# Mineralized Soil Substrate



## _Green_ (Dec 30, 2008)

Having read this article over at aquatic plant central, I'm considering trying this when I redo my 55g after we move. Have any of you tried this method for a substrate, if so how did it work? Any suggestions are appreciated.

Ross


----------



## Sunstar (Jul 29, 2008)

I plan on trying it over the summer, at least in a small amount.


----------



## Mr Fishies (Sep 21, 2007)

I've not gone through the whole enrichment process described in that article, but using plain organic garden soil soaked and drained/dried a few times, I've set up several soil based tanks and I've had very good luck with them each time.

This method works best for people who don't want to tweak and tune their plantings. The biggest drawback is mess made when you do major changes by uprooting plants. With stems, I just lift and cut them off about 1/2 below th gravel and leave the root structure there rather than uprooting them.

That said, if you can set up a "scape" you're happy with using slower growing plants, you can have a really healthy, really low maintenance tank for very cheap using 1-1.5" of plain old gravel over about 1" of soil.


----------



## planter (Jun 9, 2008)

I'm trying this right now. I am still drying and wetting the soil.


----------



## Plaid (Nov 10, 2008)

Well, it's time to exhume an recently deceased thread.

I am currently in the process of mineralizing some soil, so we shall see how it turns out.

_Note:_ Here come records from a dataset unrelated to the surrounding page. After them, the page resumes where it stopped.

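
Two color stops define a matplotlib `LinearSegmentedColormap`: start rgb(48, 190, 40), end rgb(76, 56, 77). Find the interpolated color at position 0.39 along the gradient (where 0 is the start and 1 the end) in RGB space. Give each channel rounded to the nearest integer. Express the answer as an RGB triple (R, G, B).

(59, 138, 54)

R = 48 + 0.39 × (76 − 48) = 48 + 0.39 × 28 = 58.92 → 59
G = 190 + 0.39 × (56 − 190) = 190 + 0.39 × -134 = 137.74 → 138
B = 40 + 0.39 × (77 − 40) = 40 + 0.39 × 37 = 54.43 → 54
So the blended color is (59, 138, 54), about #3b8a36.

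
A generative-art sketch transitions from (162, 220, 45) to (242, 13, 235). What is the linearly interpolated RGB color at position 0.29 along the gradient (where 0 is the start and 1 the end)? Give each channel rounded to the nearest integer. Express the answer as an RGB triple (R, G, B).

R = 162 + 0.29 × (242 − 162) = 162 + 0.29 × 80 = 185.2 → 185
G = 220 + 0.29 × (13 − 220) = 220 + 0.29 × -207 = 159.97 → 160
B = 45 + 0.29 × (235 − 45) = 45 + 0.29 × 190 = 100.1 → 100

(185, 160, 100)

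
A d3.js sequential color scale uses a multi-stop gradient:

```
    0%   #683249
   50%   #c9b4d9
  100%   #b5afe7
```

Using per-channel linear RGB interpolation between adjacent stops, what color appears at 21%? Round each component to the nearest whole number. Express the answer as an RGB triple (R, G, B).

21% lies between the 0% and 50% stops, so the local fraction is t = (21 − 0)/(50 − 0) = 21/50 ≈ 0.42.
#683249 → (104, 50, 73); #c9b4d9 → (201, 180, 217).
R = 104 + 0.42 × (201 − 104) = 144.74 → 145
G = 50 + 0.42 × (180 − 50) = 104.6 → 105
B = 73 + 0.42 × (217 − 73) = 133.48 → 133

(145, 105, 133)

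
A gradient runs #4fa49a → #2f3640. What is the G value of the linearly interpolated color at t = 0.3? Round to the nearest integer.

G₁ = 164 (from #4fa49a), G₂ = 54 (from #2f3640).
G = 164 + 0.3 × (54 − 164) = 131 → 131

131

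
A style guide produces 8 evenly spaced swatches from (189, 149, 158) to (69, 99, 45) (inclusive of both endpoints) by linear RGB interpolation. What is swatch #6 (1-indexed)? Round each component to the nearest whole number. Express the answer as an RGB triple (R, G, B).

(103, 113, 77)

With 8 swatches and endpoints inclusive, swatch 6 sits at t = (6 − 1)/(8 − 1) = 5/7 ≈ 0.7143.
R = 189 + 0.7143 × (69 − 189) = 103.284 → 103
G = 149 + 0.7143 × (99 − 149) = 113.285 → 113
B = 158 + 0.7143 × (45 − 158) = 77.284 → 77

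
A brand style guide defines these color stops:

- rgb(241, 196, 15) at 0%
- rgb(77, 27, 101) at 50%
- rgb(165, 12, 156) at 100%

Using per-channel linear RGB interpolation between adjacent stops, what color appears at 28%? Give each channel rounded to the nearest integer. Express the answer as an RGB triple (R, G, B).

(149, 101, 63)

28% lies between the 0% and 50% stops, so the local fraction is t = (28 − 0)/(50 − 0) = 28/50 ≈ 0.56.
R = 241 + 0.56 × (77 − 241) = 149.16 → 149
G = 196 + 0.56 × (27 − 196) = 101.36 → 101
B = 15 + 0.56 × (101 − 15) = 63.16 → 63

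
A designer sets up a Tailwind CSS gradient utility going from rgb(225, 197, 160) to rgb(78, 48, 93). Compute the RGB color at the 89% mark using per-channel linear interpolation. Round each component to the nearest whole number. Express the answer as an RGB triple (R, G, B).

(94, 64, 100)

89% corresponds to t = 0.89.
R = 225 + 0.89 × (78 − 225) = 225 + 0.89 × -147 = 94.17 → 94
G = 197 + 0.89 × (48 − 197) = 197 + 0.89 × -149 = 64.39 → 64
B = 160 + 0.89 × (93 − 160) = 160 + 0.89 × -67 = 100.37 → 100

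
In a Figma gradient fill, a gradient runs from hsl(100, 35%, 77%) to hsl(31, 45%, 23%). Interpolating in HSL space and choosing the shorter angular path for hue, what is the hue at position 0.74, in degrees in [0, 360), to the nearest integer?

49

Hue arc: Δh = 31 − 100 = -69° (|Δh| ≤ 180, already the shorter path).
H = 100 + 0.74 × (-69) = 48.94 → 49°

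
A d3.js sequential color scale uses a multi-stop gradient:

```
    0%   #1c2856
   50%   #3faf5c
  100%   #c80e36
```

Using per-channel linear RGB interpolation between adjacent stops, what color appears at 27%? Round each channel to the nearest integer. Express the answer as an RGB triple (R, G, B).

27% lies between the 0% and 50% stops, so the local fraction is t = (27 − 0)/(50 − 0) = 27/50 ≈ 0.54.
#1c2856 → (28, 40, 86); #3faf5c → (63, 175, 92).
R = 28 + 0.54 × (63 − 28) = 46.9 → 47
G = 40 + 0.54 × (175 − 40) = 112.9 → 113
B = 86 + 0.54 × (92 − 86) = 89.24 → 89

(47, 113, 89)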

Question: When I soak my soil, roughly half of it floats, and half sinks. I understand that the floating bit is just loam and organic chunklettes, but will they become soil as the process goes on?

I mean, the part that sinks is enough to fill my tank (I made a lot), but I don't want to keep washing and drying the floaty bits if they're just a waste of time.


----------



## Ishar (May 7, 2009)

When I tried to mineralize my soil, I just dumped the water off, so all floaty bits just went with the water. Just keep the good sinking stuff.


----------